The first work in the UT Faculty Film Screenings Series will be shown Friday, Jan. 25.

The free, public screenings will be held at 7:30 p.m. in the Center for Performing Arts Room 1039.

Popcorn and a soft drink will be available.

After the screening, the filmmaker will be on hand to discuss her work.

Listed by date, films and faculty members will be:

• Jan. 25 — “Homecoming… Sometimes I am Haunted by Memories of Red Dirt and Clay” by Charlene Gilbert, professor and chair of the Department of Women’s and Gender Studies. Using rare archival photographs, and analysis by scholars and land reform activists, “Homecoming” paints a picture of the courageous journey of black farmers who started as freed slaves after the Civil War.

Packages still• Feb. 8 — “Packages” and “Trust” by Tammy Kinsey, professor of film in the Department of Theatre and Film. “Packages” is a digital video comprised of found footage and commercial advertising images in an examination of objectification of the male body. “Trust” is a piece made from digital and traditional elements chronicling the experience of traveling alone as a female, observations of the road while on an internal and external journey.

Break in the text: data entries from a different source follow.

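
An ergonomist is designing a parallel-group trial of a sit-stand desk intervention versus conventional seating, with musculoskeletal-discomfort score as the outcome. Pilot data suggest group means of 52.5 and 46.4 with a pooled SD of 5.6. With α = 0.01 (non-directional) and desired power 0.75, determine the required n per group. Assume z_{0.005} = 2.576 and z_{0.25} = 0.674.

Cohen's d = |M₁ − M₂| / SD_pooled = |52.5 − 46.4| / 5.6 = 6.1 / 5.6 = 1.089.
For two independent groups with equal n: n = 2·((z_{α/2} + z_β) / d)².
z_{α/2} + z_β = 2.576 + 0.674 = 3.250.
n = 2 × (3.250 / 1.089)² = 2 × 2.984² = 2 × 8.91 = 17.8.
Round up to the next whole participant.

n = 18 per group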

• Feb. 15 — “the dumdum capital of the world” by Holly Hey, associate professor of film in the Department of Theatre and Film. This is a first-person video document and an experimental moving image meditation that illuminates social constructs and political barriers about sexuality, core values, self and human instinct. Visible and latent hostilities directed toward queerness surface through first-person examinations.